Nach der Air Dolomiti, die 2003 komplett geschluckt wurde, ist dies bereits der zweite erfolgreiche Beutezug der Lufthansa auf der Apenninhalbinsel. Die ITA soll nach der 2007 erworbenen Swiss, ehemals Swissair, der zweitgrößte Ertragsbringer von allen Auslandstöchtern werden. Zunächst blättert das Unternehmen 325 Millionen Euro für seinen Fang hin, was dem Vernehmen nach gestern offiziell vollzogen wurde. Gemäß einer Vereinbarung mit dem italienischen Wirtschafts- und Finanzministerium soll die ITA erst zu 90 Prozent und bis 2033 für die kolportierte Gesamtsumme von 830 Millionen Euro vollständig an den deutschen Wettbewerber veräußert werden. »Es ist in unserem Interesse, die italienische Regierung in den nächsten Monaten an Bord zu halten«, sagte Konzern-CEO Carsten Spohr der Frankfurter Allgemeinen Zeitung (FAZ) vom Montag. »Eine 100-Prozent-Übernahme ist aber das klare Ziel.«
Die Lufthansa Group ist schon jetzt die mit Abstand umsatzstärkste Fluglinie in Europa, vor der französischen Holding Air France-KLM und Turkish Airlines. Unter deutscher Führung fliegen außerdem noch Austrian Airlines, Brussels Airlines und Edelweiss Air, auf dem Heimatmarkt komplettieren Eurowings, Discover Airlines, Lufthansa Cargo und verschiedene Regionalpartner das Portfolio. »Ohne die Aussicht auf einen Ergebnisbeitrag in dreistelliger Millionenhöhe wären wir den Schritt nicht gegangen«, äußerte sich Spohr zu seinem neuesten Coup mit der ITA. Die Ausgangssituation sei »hervorragend«, man werde »etwa 18 Monate benötigen, bevor wir alle Synergien heben können«, fügte er hinzu.

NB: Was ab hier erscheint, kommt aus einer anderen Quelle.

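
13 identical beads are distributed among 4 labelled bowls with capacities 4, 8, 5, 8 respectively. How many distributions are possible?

215

By stars and bars, unrestricted non-negative solutions to x_1+…+x_4 = 13 number C(13+3,3) = 560.
Subtract solutions that violate a single cap (substitute x_i' = x_i − (cap_i+1)): x_1 ≥ 5 gives C(11,3) = 165; x_2 ≥ 9 gives C(7,3) = 35; x_3 ≥ 6 gives C(10,3) = 120; x_4 ≥ 9 gives C(7,3) = 35. Together 355.
Add back pairs where two caps are both exceeded: 0 + 10 + 0 + 0 + 0 + 0 = 10.
By inclusion–exclusion the count is 560 − 355 + 10 = 215.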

Seinen Schnabel hat der Kranich auch nach der TAP Air Portugal ausgestreckt, um damit das Südamerikageschäft auszubauen. Bei dem Thema gebe es »keinen neuen Sachstand«, bemerkte Spohr dazu, ergänzte allerdings, dass an einer »Konsolidierung« kein Weg vorbeiführe, wenn große europäische Luftfahrtkonzerne mit der Weltspitze Schritt halten wollten. Mit Konsolidierung meint er wohl so viel wie Nestraub. Wie zu lesen war, könnte auch die lettische Air Baltic, bisher nur ein »wichtiger Partner«, über kurz oder lang von der Lufthansa bedrängt werden. Fragen zu möglichen Anteilsveränderungen müsse die »lettische Regierung als Haupteigner beantworten«, befand Spohr. Bei der portugiesischen TAP planen die Kölner Konzernlenker Medienberichten zufolge zunächst den Einstieg mittels einer Minderheitenbeteiligung unter 20 Prozent, um ein zeitraubendes Kartellprüfverfahren der EU-Kommission zu vermeiden.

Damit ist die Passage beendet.